Format: Könnte der politische Widerstand mit der Schadenersatzklage gegen die Republik wegen des gestoppten Adonis-Funkprojekts zusammenhängen?
Hochleitner: Das glaube ich nicht. Dass ein Schaden von 180 Millionen Euro nicht widerspruchslos hingenommen werden kann, wird jeder verstehen.
Format: Wie beurteilen Sie denn generell die aktuelle Privatisierungspolitik?
Hochleitner: Dass es schlecht läuft, ist ja evident. Die Dinge sind nicht klar strukturiert. Man muss vorher überlegen, was man genau will, und danach handeln. Verkaufen ja, aber keinen Einfluss verlieren, das funktioniert nicht. Im Fall der VA Tech hält die ÖIAG 15 Prozent: Da wedelt der Schwanz mit dem Hund.
Format: Und die sonstige Wirtschaftspolitik der Regierung?
Hochleitner: Für den Wirtschaftsstandort wichtig ist die Förderung von Forschung und Entwicklung, die Senkung der KöSt und die Regeln für die Gruppenbesteuerung.
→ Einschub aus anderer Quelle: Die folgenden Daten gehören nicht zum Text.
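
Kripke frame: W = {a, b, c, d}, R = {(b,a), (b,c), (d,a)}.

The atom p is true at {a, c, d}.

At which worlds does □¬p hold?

a: no successors, so □¬p holds vacuously. ✓
b: successors {a, c}; ¬p there: a:F, c:F. ✗
c: no successors, so □¬p holds vacuously. ✓
d: successors {a}; ¬p there: a:F. ✗

{a, c}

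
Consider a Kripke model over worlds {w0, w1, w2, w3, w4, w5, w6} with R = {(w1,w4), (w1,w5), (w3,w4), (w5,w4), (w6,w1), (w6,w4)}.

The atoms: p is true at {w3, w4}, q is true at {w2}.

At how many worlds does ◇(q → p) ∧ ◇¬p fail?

5

w0: ◇(q → p) is F, ◇¬p is F. ✗
w1: ◇(q → p) is T, ◇¬p is T. ✓
w2: ◇(q → p) is F, ◇¬p is F. ✗
w3: ◇(q → p) is T, ◇¬p is F. ✗
w4: ◇(q → p) is F, ◇¬p is F. ✗
w5: ◇(q → p) is T, ◇¬p is F. ✗
w6: ◇(q → p) is T, ◇¬p is T. ✓
Satisfying worlds: {w1, w6}.
So ◇(q → p) ∧ ◇¬p fails at the other 5 worlds.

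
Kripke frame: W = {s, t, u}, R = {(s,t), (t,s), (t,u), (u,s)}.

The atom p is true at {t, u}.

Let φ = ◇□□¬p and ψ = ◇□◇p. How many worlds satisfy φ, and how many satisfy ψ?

0 and 2

For ◇□□¬p:
s: successors {t}; □□¬p there: t:F. ✗
t: successors {s, u}; □□¬p there: s:F, u:F. ✗
u: successors {s}; □□¬p there: s:F. ✗
— 0 worlds.
For ◇□◇p:
s: successors {t}; □◇p there: t:F. ✗
t: successors {s, u}; □◇p there: s:T, u:T. ✓
u: successors {s}; □◇p there: s:T. ✓
— 2 worlds.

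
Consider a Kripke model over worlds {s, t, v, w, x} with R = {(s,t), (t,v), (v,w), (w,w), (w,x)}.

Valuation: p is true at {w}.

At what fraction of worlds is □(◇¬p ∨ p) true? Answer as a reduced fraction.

3/5

s: successors {t}; ◇¬p ∨ p there: t:T. ✓
t: successors {v}; ◇¬p ∨ p there: v:F. ✗
v: successors {w}; ◇¬p ∨ p there: w:T. ✓
w: successors {w, x}; ◇¬p ∨ p there: w:T, x:F. ✗
x: no successors, so □(◇¬p ∨ p) holds vacuously. ✓
That's 3 of 5 worlds, so 3/5.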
Da läuft es in die richtige Richtung.
Format: Wie stark ist Siemens noch von Staatsaufträgen abhängig?
Hochleitner: Der Anteil der staatlichen Aufträge an unserem Umsatz liegt im einstelligen Prozentbereich.
Format: Im Nachhinein gefragt: Wie wäre denn das mit der Zerschlagung der VA Tech gewesen?
Hochleitner: Was heißt Zerschlagung? Die VA Tech ist kein gewachsenes Unternehmen. Die wurde vor zwölf Jahren „zusammengeschustert“, ist ein „Sammelsurium“ von Aktivitäten. Die Interaktion zwischen den vier Sparten ist sehr gering. Die Teile wären an natürlichen Nähten getrennt worden.
Format: Das war Ihre Absicht?
Hochleitner: Selbstverständlich wollten wir die VA Tech nicht in ihrer derzeitigen Form weiterführen. Das regionale Geschäft der Elin wollten wir von Österreich aus führen. T&D wäre ins Stammhaus integriert worden. Aber jeder Bereich hätte eine gute Zukunft gehabt. Arbeitsplätze wären mittelfristig nicht über notwendige Produktivitätsanpassungen hinaus verloren gegangen.